– No os mováis ni un milímetro -les dijo Glory a sus nietos-. Dadle a vuestra tía un beso grande de mi parte.
Dicho esto, se dio la vuelta para marcharse. Ness se interpuso en su camino. Glory intentó ofrecerle una sonrisa tierna.
– Os mandaré a buscar, cariño -le dijo a la niña-. No me crees, lo sé. Pero te juro que es verdad, Ness. Os mandaremos a buscar. George y yo construiremos una casa para que vengáis; cuando esté todo listo…
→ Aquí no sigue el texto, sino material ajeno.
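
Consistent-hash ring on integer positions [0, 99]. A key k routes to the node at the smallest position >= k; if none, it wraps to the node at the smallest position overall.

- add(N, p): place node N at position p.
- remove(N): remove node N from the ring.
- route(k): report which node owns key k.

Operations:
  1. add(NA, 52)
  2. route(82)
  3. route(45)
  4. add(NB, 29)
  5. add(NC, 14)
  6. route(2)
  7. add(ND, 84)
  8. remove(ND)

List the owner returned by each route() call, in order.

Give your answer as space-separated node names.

Answer: NA NA NC

Derivation:
Op 1: add NA@52 -> ring=[52:NA]
Op 2: route key 82: none >= 82, wrap to smallest pos 52 -> NA
Op 3: route key 45: smallest pos >= 45 is 52 -> NA
Op 4: add NB@29 -> ring=[29:NB,52:NA]
Op 5: add NC@14 -> ring=[14:NC,29:NB,52:NA]
Op 6: route key 2: smallest pos >= 2 is 14 -> NC
Op 7: add ND@84 -> ring=[14:NC,29:NB,52:NA,84:ND]
Op 8: remove ND -> ring=[14:NC,29:NB,52:NA]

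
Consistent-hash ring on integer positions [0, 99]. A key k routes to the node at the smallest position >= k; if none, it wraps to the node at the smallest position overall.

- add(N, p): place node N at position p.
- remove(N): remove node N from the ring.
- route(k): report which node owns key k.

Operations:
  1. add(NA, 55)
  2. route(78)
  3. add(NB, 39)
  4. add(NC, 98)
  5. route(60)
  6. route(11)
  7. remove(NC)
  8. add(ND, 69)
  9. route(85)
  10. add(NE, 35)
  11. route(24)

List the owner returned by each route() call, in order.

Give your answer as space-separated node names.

Op 1: add NA@55 -> ring=[55:NA]
Op 2: route key 78: none >= 78, wrap to smallest pos 55 -> NA
Op 3: add NB@39 -> ring=[39:NB,55:NA]
Op 4: add NC@98 -> ring=[39:NB,55:NA,98:NC]
Op 5: route key 60: smallest pos >= 60 is 98 -> NC
Op 6: route key 11: smallest pos >= 11 is 39 -> NB
Op 7: remove NC -> ring=[39:NB,55:NA]
Op 8: add ND@69 -> ring=[39:NB,55:NA,69:ND]
Op 9: route key 85: none >= 85, wrap to smallest pos 39 -> NB
Op 10: add NE@35 -> ring=[35:NE,39:NB,55:NA,69:ND]
Op 11: route key 24: smallest pos >= 24 is 35 -> NE

Answer: NA NC NB NB NE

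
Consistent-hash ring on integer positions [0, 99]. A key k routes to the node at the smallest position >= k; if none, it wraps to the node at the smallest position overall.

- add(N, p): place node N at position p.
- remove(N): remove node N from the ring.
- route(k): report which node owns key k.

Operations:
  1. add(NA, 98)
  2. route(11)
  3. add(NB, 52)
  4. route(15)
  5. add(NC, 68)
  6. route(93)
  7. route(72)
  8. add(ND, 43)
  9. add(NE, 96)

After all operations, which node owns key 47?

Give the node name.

Op 1: add NA@98 -> ring=[98:NA]
Op 2: route key 11: smallest pos >= 11 is 98 -> NA
Op 3: add NB@52 -> ring=[52:NB,98:NA]
Op 4: route key 15: smallest pos >= 15 is 52 -> NB
Op 5: add NC@68 -> ring=[52:NB,68:NC,98:NA]
Op 6: route key 93: smallest pos >= 93 is 98 -> NA
Op 7: route key 72: smallest pos >= 72 is 98 -> NA
Op 8: add ND@43 -> ring=[43:ND,52:NB,68:NC,98:NA]
Op 9: add NE@96 -> ring=[43:ND,52:NB,68:NC,96:NE,98:NA]
Final route key 47: smallest pos >= 47 is 52 -> NB

Answer: NB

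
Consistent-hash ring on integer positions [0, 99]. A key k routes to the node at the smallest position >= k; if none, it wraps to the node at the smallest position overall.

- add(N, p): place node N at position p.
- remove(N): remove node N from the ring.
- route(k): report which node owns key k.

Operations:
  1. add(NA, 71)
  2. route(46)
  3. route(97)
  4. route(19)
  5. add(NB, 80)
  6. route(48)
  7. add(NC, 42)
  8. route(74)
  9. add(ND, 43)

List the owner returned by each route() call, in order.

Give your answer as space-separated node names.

Op 1: add NA@71 -> ring=[71:NA]
Op 2: route key 46: smallest pos >= 46 is 71 -> NA
Op 3: route key 97: none >= 97, wrap to smallest pos 71 -> NA
Op 4: route key 19: smallest pos >= 19 is 71 -> NA
Op 5: add NB@80 -> ring=[71:NA,80:NB]
Op 6: route key 48: smallest pos >= 48 is 71 -> NA
Op 7: add NC@42 -> ring=[42:NC,71:NA,80:NB]
Op 8: route key 74: smallest pos >= 74 is 80 -> NB
Op 9: add ND@43 -> ring=[42:NC,43:ND,71:NA,80:NB]

Answer: NA NA NA NA NB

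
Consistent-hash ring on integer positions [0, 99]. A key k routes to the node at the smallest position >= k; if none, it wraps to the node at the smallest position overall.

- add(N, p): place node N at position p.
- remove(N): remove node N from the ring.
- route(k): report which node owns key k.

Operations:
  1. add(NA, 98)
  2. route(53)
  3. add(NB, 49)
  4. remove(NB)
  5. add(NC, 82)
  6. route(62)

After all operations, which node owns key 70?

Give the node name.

Answer: NC

Derivation:
Op 1: add NA@98 -> ring=[98:NA]
Op 2: route key 53: smallest pos >= 53 is 98 -> NA
Op 3: add NB@49 -> ring=[49:NB,98:NA]
Op 4: remove NB -> ring=[98:NA]
Op 5: add NC@82 -> ring=[82:NC,98:NA]
Op 6: route key 62: smallest pos >= 62 is 82 -> NC
Final route key 70: smallest pos >= 70 is 82 -> NC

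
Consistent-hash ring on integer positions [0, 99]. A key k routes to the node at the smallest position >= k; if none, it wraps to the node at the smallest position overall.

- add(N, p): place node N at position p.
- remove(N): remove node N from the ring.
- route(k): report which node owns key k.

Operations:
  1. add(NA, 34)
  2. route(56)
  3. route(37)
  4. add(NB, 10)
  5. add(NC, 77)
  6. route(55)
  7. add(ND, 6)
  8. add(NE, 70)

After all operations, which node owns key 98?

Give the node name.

Answer: ND

Derivation:
Op 1: add NA@34 -> ring=[34:NA]
Op 2: route key 56: none >= 56, wrap to smallest pos 34 -> NA
Op 3: route key 37: none >= 37, wrap to smallest pos 34 -> NA
Op 4: add NB@10 -> ring=[10:NB,34:NA]
Op 5: add NC@77 -> ring=[10:NB,34:NA,77:NC]
Op 6: route key 55: smallest pos >= 55 is 77 -> NC
Op 7: add ND@6 -> ring=[6:ND,10:NB,34:NA,77:NC]
Op 8: add NE@70 -> ring=[6:ND,10:NB,34:NA,70:NE,77:NC]
Final route key 98: none >= 98, wrap to smallest pos 6 -> ND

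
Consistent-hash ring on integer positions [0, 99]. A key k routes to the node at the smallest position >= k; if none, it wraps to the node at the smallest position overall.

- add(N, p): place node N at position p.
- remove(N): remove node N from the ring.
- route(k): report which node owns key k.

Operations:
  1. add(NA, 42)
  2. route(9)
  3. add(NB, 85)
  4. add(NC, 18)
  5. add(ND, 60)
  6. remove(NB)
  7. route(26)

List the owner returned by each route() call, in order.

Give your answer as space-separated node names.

Op 1: add NA@42 -> ring=[42:NA]
Op 2: route key 9: smallest pos >= 9 is 42 -> NA
Op 3: add NB@85 -> ring=[42:NA,85:NB]
Op 4: add NC@18 -> ring=[18:NC,42:NA,85:NB]
Op 5: add ND@60 -> ring=[18:NC,42:NA,60:ND,85:NB]
Op 6: remove NB -> ring=[18:NC,42:NA,60:ND]
Op 7: route key 26: smallest pos >= 26 is 42 -> NA

Answer: NA NA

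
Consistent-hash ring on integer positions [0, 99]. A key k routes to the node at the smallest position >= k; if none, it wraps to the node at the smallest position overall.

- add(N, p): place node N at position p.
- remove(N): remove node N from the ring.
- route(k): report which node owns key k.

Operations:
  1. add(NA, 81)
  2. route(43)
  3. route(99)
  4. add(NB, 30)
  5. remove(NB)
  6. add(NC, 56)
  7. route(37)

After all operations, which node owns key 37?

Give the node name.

Op 1: add NA@81 -> ring=[81:NA]
Op 2: route key 43: smallest pos >= 43 is 81 -> NA
Op 3: route key 99: none >= 99, wrap to smallest pos 81 -> NA
Op 4: add NB@30 -> ring=[30:NB,81:NA]
Op 5: remove NB -> ring=[81:NA]
Op 6: add NC@56 -> ring=[56:NC,81:NA]
Op 7: route key 37: smallest pos >= 37 is 56 -> NC
Final route key 37: smallest pos >= 37 is 56 -> NC

Answer: NC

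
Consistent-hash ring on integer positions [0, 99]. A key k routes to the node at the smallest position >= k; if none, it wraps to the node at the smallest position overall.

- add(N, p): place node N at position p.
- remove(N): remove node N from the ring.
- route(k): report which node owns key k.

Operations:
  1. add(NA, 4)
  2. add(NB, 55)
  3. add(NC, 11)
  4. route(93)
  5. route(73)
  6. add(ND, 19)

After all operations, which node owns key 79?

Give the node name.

Answer: NA

Derivation:
Op 1: add NA@4 -> ring=[4:NA]
Op 2: add NB@55 -> ring=[4:NA,55:NB]
Op 3: add NC@11 -> ring=[4:NA,11:NC,55:NB]
Op 4: route key 93: none >= 93, wrap to smallest pos 4 -> NA
Op 5: route key 73: none >= 73, wrap to smallest pos 4 -> NA
Op 6: add ND@19 -> ring=[4:NA,11:NC,19:ND,55:NB]
Final route key 79: none >= 79, wrap to smallest pos 4 -> NA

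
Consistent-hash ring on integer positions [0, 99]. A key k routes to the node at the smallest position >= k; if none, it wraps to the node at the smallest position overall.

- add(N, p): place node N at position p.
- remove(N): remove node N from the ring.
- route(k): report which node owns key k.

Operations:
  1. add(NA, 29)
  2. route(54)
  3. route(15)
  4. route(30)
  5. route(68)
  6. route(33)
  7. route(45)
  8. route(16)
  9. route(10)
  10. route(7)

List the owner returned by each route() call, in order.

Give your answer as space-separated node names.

Answer: NA NA NA NA NA NA NA NA NA

Derivation:
Op 1: add NA@29 -> ring=[29:NA]
Op 2: route key 54: none >= 54, wrap to smallest pos 29 -> NA
Op 3: route key 15: smallest pos >= 15 is 29 -> NA
Op 4: route key 30: none >= 30, wrap to smallest pos 29 -> NA
Op 5: route key 68: none >= 68, wrap to smallest pos 29 -> NA
Op 6: route key 33: none >= 33, wrap to smallest pos 29 -> NA
Op 7: route key 45: none >= 45, wrap to smallest pos 29 -> NA
Op 8: route key 16: smallest pos >= 16 is 29 -> NA
Op 9: route key 10: smallest pos >= 10 is 29 -> NA
Op 10: route key 7: smallest pos >= 7 is 29 -> NA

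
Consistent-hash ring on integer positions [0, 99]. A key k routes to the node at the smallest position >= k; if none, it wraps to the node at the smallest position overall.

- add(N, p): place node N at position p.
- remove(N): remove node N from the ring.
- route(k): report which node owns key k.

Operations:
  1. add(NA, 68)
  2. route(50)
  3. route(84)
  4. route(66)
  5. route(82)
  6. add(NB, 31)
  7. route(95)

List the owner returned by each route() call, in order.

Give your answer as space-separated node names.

Answer: NA NA NA NA NB

Derivation:
Op 1: add NA@68 -> ring=[68:NA]
Op 2: route key 50: smallest pos >= 50 is 68 -> NA
Op 3: route key 84: none >= 84, wrap to smallest pos 68 -> NA
Op 4: route key 66: smallest pos >= 66 is 68 -> NA
Op 5: route key 82: none >= 82, wrap to smallest pos 68 -> NA
Op 6: add NB@31 -> ring=[31:NB,68:NA]
Op 7: route key 95: none >= 95, wrap to smallest pos 31 -> NB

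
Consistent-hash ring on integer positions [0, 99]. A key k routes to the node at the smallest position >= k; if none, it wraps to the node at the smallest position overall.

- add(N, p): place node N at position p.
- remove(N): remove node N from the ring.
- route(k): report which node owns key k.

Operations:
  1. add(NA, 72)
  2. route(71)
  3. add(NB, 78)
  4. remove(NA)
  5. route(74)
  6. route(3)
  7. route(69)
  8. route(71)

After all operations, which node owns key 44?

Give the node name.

Answer: NB

Derivation:
Op 1: add NA@72 -> ring=[72:NA]
Op 2: route key 71: smallest pos >= 71 is 72 -> NA
Op 3: add NB@78 -> ring=[72:NA,78:NB]
Op 4: remove NA -> ring=[78:NB]
Op 5: route key 74: smallest pos >= 74 is 78 -> NB
Op 6: route key 3: smallest pos >= 3 is 78 -> NB
Op 7: route key 69: smallest pos >= 69 is 78 -> NB
Op 8: route key 71: smallest pos >= 71 is 78 -> NB
Final route key 44: smallest pos >= 44 is 78 -> NB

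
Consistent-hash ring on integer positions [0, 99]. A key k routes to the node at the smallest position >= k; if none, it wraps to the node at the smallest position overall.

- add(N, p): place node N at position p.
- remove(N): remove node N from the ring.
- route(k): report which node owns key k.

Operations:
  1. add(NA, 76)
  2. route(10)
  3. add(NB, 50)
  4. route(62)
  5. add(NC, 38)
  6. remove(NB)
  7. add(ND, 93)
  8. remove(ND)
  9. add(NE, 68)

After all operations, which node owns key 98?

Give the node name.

Op 1: add NA@76 -> ring=[76:NA]
Op 2: route key 10: smallest pos >= 10 is 76 -> NA
Op 3: add NB@50 -> ring=[50:NB,76:NA]
Op 4: route key 62: smallest pos >= 62 is 76 -> NA
Op 5: add NC@38 -> ring=[38:NC,50:NB,76:NA]
Op 6: remove NB -> ring=[38:NC,76:NA]
Op 7: add ND@93 -> ring=[38:NC,76:NA,93:ND]
Op 8: remove ND -> ring=[38:NC,76:NA]
Op 9: add NE@68 -> ring=[38:NC,68:NE,76:NA]
Final route key 98: none >= 98, wrap to smallest pos 38 -> NC

Answer: NC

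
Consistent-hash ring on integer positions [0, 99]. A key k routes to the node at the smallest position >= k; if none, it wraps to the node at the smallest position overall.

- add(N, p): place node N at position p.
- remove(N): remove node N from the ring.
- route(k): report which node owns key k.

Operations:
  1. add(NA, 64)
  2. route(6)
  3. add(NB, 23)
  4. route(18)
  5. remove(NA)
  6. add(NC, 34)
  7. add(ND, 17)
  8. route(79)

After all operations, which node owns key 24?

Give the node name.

Op 1: add NA@64 -> ring=[64:NA]
Op 2: route key 6: smallest pos >= 6 is 64 -> NA
Op 3: add NB@23 -> ring=[23:NB,64:NA]
Op 4: route key 18: smallest pos >= 18 is 23 -> NB
Op 5: remove NA -> ring=[23:NB]
Op 6: add NC@34 -> ring=[23:NB,34:NC]
Op 7: add ND@17 -> ring=[17:ND,23:NB,34:NC]
Op 8: route key 79: none >= 79, wrap to smallest pos 17 -> ND
Final route key 24: smallest pos >= 24 is 34 -> NC

Answer: NC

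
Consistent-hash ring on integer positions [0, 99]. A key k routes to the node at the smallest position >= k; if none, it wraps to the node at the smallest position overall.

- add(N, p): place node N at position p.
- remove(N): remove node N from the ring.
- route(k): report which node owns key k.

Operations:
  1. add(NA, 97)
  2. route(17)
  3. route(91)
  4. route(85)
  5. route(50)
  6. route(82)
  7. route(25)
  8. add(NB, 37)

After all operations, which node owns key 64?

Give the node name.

Answer: NA

Derivation:
Op 1: add NA@97 -> ring=[97:NA]
Op 2: route key 17: smallest pos >= 17 is 97 -> NA
Op 3: route key 91: smallest pos >= 91 is 97 -> NA
Op 4: route key 85: smallest pos >= 85 is 97 -> NA
Op 5: route key 50: smallest pos >= 50 is 97 -> NA
Op 6: route key 82: smallest pos >= 82 is 97 -> NA
Op 7: route key 25: smallest pos >= 25 is 97 -> NA
Op 8: add NB@37 -> ring=[37:NB,97:NA]
Final route key 64: smallest pos >= 64 is 97 -> NA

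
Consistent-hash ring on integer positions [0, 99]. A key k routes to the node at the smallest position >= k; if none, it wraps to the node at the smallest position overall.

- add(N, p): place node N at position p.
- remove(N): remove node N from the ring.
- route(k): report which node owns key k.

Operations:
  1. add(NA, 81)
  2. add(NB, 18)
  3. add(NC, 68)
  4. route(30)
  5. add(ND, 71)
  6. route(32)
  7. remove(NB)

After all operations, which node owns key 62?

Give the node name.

Op 1: add NA@81 -> ring=[81:NA]
Op 2: add NB@18 -> ring=[18:NB,81:NA]
Op 3: add NC@68 -> ring=[18:NB,68:NC,81:NA]
Op 4: route key 30: smallest pos >= 30 is 68 -> NC
Op 5: add ND@71 -> ring=[18:NB,68:NC,71:ND,81:NA]
Op 6: route key 32: smallest pos >= 32 is 68 -> NC
Op 7: remove NB -> ring=[68:NC,71:ND,81:NA]
Final route key 62: smallest pos >= 62 is 68 -> NC

Answer: NC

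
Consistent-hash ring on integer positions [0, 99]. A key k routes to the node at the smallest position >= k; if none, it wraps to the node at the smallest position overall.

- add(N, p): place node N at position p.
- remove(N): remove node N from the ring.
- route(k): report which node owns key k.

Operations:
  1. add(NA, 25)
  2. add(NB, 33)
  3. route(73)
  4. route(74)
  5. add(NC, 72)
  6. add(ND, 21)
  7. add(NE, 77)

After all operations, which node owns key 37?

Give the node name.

Answer: NC

Derivation:
Op 1: add NA@25 -> ring=[25:NA]
Op 2: add NB@33 -> ring=[25:NA,33:NB]
Op 3: route key 73: none >= 73, wrap to smallest pos 25 -> NA
Op 4: route key 74: none >= 74, wrap to smallest pos 25 -> NA
Op 5: add NC@72 -> ring=[25:NA,33:NB,72:NC]
Op 6: add ND@21 -> ring=[21:ND,25:NA,33:NB,72:NC]
Op 7: add NE@77 -> ring=[21:ND,25:NA,33:NB,72:NC,77:NE]
Final route key 37: smallest pos >= 37 is 72 -> NC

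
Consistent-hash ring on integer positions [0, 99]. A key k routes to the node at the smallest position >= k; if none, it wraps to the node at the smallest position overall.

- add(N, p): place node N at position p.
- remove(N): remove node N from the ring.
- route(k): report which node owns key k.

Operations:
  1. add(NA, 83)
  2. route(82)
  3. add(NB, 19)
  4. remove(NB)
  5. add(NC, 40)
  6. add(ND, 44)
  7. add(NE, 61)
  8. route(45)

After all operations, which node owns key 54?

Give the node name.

Op 1: add NA@83 -> ring=[83:NA]
Op 2: route key 82: smallest pos >= 82 is 83 -> NA
Op 3: add NB@19 -> ring=[19:NB,83:NA]
Op 4: remove NB -> ring=[83:NA]
Op 5: add NC@40 -> ring=[40:NC,83:NA]
Op 6: add ND@44 -> ring=[40:NC,44:ND,83:NA]
Op 7: add NE@61 -> ring=[40:NC,44:ND,61:NE,83:NA]
Op 8: route key 45: smallest pos >= 45 is 61 -> NE
Final route key 54: smallest pos >= 54 is 61 -> NE

Answer: NE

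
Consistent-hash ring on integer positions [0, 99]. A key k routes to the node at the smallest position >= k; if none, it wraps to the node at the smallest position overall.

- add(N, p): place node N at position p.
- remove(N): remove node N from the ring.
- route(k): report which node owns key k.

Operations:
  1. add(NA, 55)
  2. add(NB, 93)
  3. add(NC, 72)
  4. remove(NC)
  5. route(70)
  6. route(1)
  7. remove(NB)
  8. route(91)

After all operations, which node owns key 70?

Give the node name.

Answer: NA

Derivation:
Op 1: add NA@55 -> ring=[55:NA]
Op 2: add NB@93 -> ring=[55:NA,93:NB]
Op 3: add NC@72 -> ring=[55:NA,72:NC,93:NB]
Op 4: remove NC -> ring=[55:NA,93:NB]
Op 5: route key 70: smallest pos >= 70 is 93 -> NB
Op 6: route key 1: smallest pos >= 1 is 55 -> NA
Op 7: remove NB -> ring=[55:NA]
Op 8: route key 91: none >= 91, wrap to smallest pos 55 -> NA
Final route key 70: none >= 70, wrap to smallest pos 55 -> NA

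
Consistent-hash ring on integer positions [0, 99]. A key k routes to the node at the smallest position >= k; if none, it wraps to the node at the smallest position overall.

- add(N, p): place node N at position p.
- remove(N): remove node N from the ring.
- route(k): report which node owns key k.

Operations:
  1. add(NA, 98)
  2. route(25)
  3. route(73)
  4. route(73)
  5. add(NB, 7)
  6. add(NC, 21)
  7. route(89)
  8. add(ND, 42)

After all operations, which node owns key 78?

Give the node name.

Answer: NA

Derivation:
Op 1: add NA@98 -> ring=[98:NA]
Op 2: route key 25: smallest pos >= 25 is 98 -> NA
Op 3: route key 73: smallest pos >= 73 is 98 -> NA
Op 4: route key 73: smallest pos >= 73 is 98 -> NA
Op 5: add NB@7 -> ring=[7:NB,98:NA]
Op 6: add NC@21 -> ring=[7:NB,21:NC,98:NA]
Op 7: route key 89: smallest pos >= 89 is 98 -> NA
Op 8: add ND@42 -> ring=[7:NB,21:NC,42:ND,98:NA]
Final route key 78: smallest pos >= 78 is 98 -> NA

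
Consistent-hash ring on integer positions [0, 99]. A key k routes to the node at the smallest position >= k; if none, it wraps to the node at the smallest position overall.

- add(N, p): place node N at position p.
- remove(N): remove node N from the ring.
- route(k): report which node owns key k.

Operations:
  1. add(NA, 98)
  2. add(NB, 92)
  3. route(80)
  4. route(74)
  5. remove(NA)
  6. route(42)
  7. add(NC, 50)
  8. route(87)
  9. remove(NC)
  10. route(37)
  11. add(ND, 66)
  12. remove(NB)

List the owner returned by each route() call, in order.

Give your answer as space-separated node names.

Op 1: add NA@98 -> ring=[98:NA]
Op 2: add NB@92 -> ring=[92:NB,98:NA]
Op 3: route key 80: smallest pos >= 80 is 92 -> NB
Op 4: route key 74: smallest pos >= 74 is 92 -> NB
Op 5: remove NA -> ring=[92:NB]
Op 6: route key 42: smallest pos >= 42 is 92 -> NB
Op 7: add NC@50 -> ring=[50:NC,92:NB]
Op 8: route key 87: smallest pos >= 87 is 92 -> NB
Op 9: remove NC -> ring=[92:NB]
Op 10: route key 37: smallest pos >= 37 is 92 -> NB
Op 11: add ND@66 -> ring=[66:ND,92:NB]
Op 12: remove NB -> ring=[66:ND]

Answer: NB NB NB NB NB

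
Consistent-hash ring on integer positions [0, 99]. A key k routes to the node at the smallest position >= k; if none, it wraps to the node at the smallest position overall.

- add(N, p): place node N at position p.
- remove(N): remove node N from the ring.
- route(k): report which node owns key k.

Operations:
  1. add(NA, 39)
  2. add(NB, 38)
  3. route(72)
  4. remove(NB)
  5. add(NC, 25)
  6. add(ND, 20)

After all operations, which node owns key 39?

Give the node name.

Op 1: add NA@39 -> ring=[39:NA]
Op 2: add NB@38 -> ring=[38:NB,39:NA]
Op 3: route key 72: none >= 72, wrap to smallest pos 38 -> NB
Op 4: remove NB -> ring=[39:NA]
Op 5: add NC@25 -> ring=[25:NC,39:NA]
Op 6: add ND@20 -> ring=[20:ND,25:NC,39:NA]
Final route key 39: smallest pos >= 39 is 39 -> NA

Answer: NA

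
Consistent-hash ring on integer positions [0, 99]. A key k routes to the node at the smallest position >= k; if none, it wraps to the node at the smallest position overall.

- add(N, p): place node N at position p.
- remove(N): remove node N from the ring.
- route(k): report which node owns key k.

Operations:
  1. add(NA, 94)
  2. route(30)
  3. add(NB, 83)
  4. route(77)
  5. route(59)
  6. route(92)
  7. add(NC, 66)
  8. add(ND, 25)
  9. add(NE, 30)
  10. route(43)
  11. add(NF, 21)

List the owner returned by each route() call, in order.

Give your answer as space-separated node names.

Answer: NA NB NB NA NC

Derivation:
Op 1: add NA@94 -> ring=[94:NA]
Op 2: route key 30: smallest pos >= 30 is 94 -> NA
Op 3: add NB@83 -> ring=[83:NB,94:NA]
Op 4: route key 77: smallest pos >= 77 is 83 -> NB
Op 5: route key 59: smallest pos >= 59 is 83 -> NB
Op 6: route key 92: smallest pos >= 92 is 94 -> NA
Op 7: add NC@66 -> ring=[66:NC,83:NB,94:NA]
Op 8: add ND@25 -> ring=[25:ND,66:NC,83:NB,94:NA]
Op 9: add NE@30 -> ring=[25:ND,30:NE,66:NC,83:NB,94:NA]
Op 10: route key 43: smallest pos >= 43 is 66 -> NC
Op 11: add NF@21 -> ring=[21:NF,25:ND,30:NE,66:NC,83:NB,94:NA]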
Ness se dio la vuelta y empezó a caminar, no en dirección a Elkstone Road, que habría sido la misma ruta que tomaría Glory, sino hacia el sendero entre los edificios, el sendero que llevaba a Meanwhile Gardens y lo que había detrás.
Glory se quedó mirándola. La chica estaba indignada y sus botas de tacón sonaban como un latigazo en el aire frío. E igual que un latigazo, el sonido alcanzó las mejillas de Glory. No quería hacer daño a los niños. Ahora mismo, las cosas simplemente eran como tenían que ser.
Llamó a Ness.
– ¿Tienes algún mensaje para nuestro George? Te está preparando una casa, Nessa.
Ness aceleró el paso. Se tropezó con un trozo de acera levantada, pero no se cayó. Al cabo de un momento, había desaparecido detrás del edificio, y Glory esperó en vano a que algunas palabras le llegaran flotando en las últimas horas de la tarde. Quería algo que la tranquilizara, que le dijera que no había fracasado.